You can read my review of the regular Mattie Gladden here. Hokus Pokus did a store pick of both the Mattie Gladden and a new wheated bourbon, William Dalton, which heretofore has only been available at the distillery. I sampled both on Friday and ended up taking home the Madden Gladden, but I have notes on both. I paid $54 for my bottle. Spirits of French Lick is really upping their game with producing store picks, including bourbon not generally available in their lineup.

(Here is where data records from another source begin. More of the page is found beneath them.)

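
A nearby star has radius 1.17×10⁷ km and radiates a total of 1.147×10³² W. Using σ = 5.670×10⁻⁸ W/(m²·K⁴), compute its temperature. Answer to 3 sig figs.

T ≈ 3.29×10⁴ K

Surface area A = 4πR² = 4π(1.17×10¹⁰ m)² = 1.72021×10²¹ m².
P = σAT⁴ ⇒ T = (P/(σA))^(1/4) = (1.147×10³²/(5.670×10⁻⁸×1.72021×10²¹))^(1/4) = 3.29×10⁴ K.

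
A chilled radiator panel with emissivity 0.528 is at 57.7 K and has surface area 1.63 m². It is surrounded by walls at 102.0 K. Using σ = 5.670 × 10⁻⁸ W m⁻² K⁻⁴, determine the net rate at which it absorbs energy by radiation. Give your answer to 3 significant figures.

Area A = 1.63 m².
Net radiated power P_net = εσA(T⁴ − T₀⁴) = 0.528×5.670×10⁻⁸×1.63×(57.7⁴ − 102.0⁴).
T⁴ − T₀⁴ = 1.10842×10⁷ − 1.08243×10⁸ = -9.71588×10⁷ K⁴, so P_net = -4.74 W — negative, meaning a net gain of 4.74 W.

Net gain ≈ 4.74 W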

William Dalton Wheated Bourbon – Barrelled in 2017, it appears to be four years old but does not have the straight monicker on the label, so it may be a little less than that. 105.3 proof after barrelling at 105, so this lost a little water over the years. The Mattie Gladden says it is non-chill filtered but William Dalton makes no such statements, so I am guessing it is chill filtered. Color was a straw amber, decent legs on the swirl, a light bourbon nose on the front, and on the palate is had traditional soft wheated bourbon notes but was missing the characteristic cinnamon notes you would expect on a wheated bourbon aged for sufficient time. In short, this was a lot like regular Maker’s Mark or Weller Special Reserve, but with a little craft bitterness and a little more proof. It’s good, and given that you can’t really get Weller Special Reserve (or any other Weller for that matter), it is definitely worth picking up if you love younger wheated Bourbons. My final thoughts are that this will be amazing in another two to four years after some barrel aging. Wheated bourbon just takes more time to develop in the barrel.

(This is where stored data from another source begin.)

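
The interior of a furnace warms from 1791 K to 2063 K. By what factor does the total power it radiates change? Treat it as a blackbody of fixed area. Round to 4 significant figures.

P ∝ T⁴, so P₂/P₁ = (T₂/T₁)⁴ = (2063/1791)⁴ = (1.15187)⁴ = 1.760.

P₂/P₁ ≈ 1.760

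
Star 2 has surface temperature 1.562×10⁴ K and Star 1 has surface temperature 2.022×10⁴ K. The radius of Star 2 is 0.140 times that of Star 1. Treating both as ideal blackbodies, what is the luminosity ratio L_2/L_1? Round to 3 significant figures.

L ∝ R²T⁴, so L_2/L_1 = (R_2/R_1)²(T_2/T_1)⁴ = (0.140)² × (1.562×10⁴/2.022×10⁴)⁴ = 0.0196 × 0.356123 = 6.98×10⁻³.

L_2/L_1 ≈ 6.98×10⁻³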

The Mattie Gladden Straight Bourbon Whiskey – Barrelled in 2017, and given that it has the word straight on the label, we know this is a four year old high rye bourbon bottled at 101.3 proof, which is an odd proof. My guess is that we had some alcohol evaporate from the 105 barrelling proof and that this is nevertheless cask strength. This could be a good thing if the remaining water coaxed more oak notes from the barrel. Color is a solid amber, much darker than the Dalton. On the swirl nice oily droplets form a broken film; these then turn into nice legs. On the nose are some nice caramel notes, candied corn, and herbal rye – really grain forward. On the palate, some green apple and citrus notes come the fore along with buttery English toffee (makes me want a Heath bar right now) with herbal rye, clove, and candied corn in the background, which finishes long with candied rye, clove, and drying oak notes. Really nice mouthfeel. This is one of those bourbons that you don’t just sip, but give it a Kentucky chew each time to really coat the palate; otherwise you miss a lot that is going on here. Compared with the standard bottled in bond release, this barrel selection is really outstanding. It really shows off Spirits of French Lick’s “Respect the Grain” philosophy while having a little extra toffee and oak to really make this a nice dram. While I felt the standard release was a spring and summer bourbon, this is fall in a glass reminding you of toffee apples at Halloween, and having hot tea to go with it, but with an element of clove. This is truly excellent and extremely complex whiskey.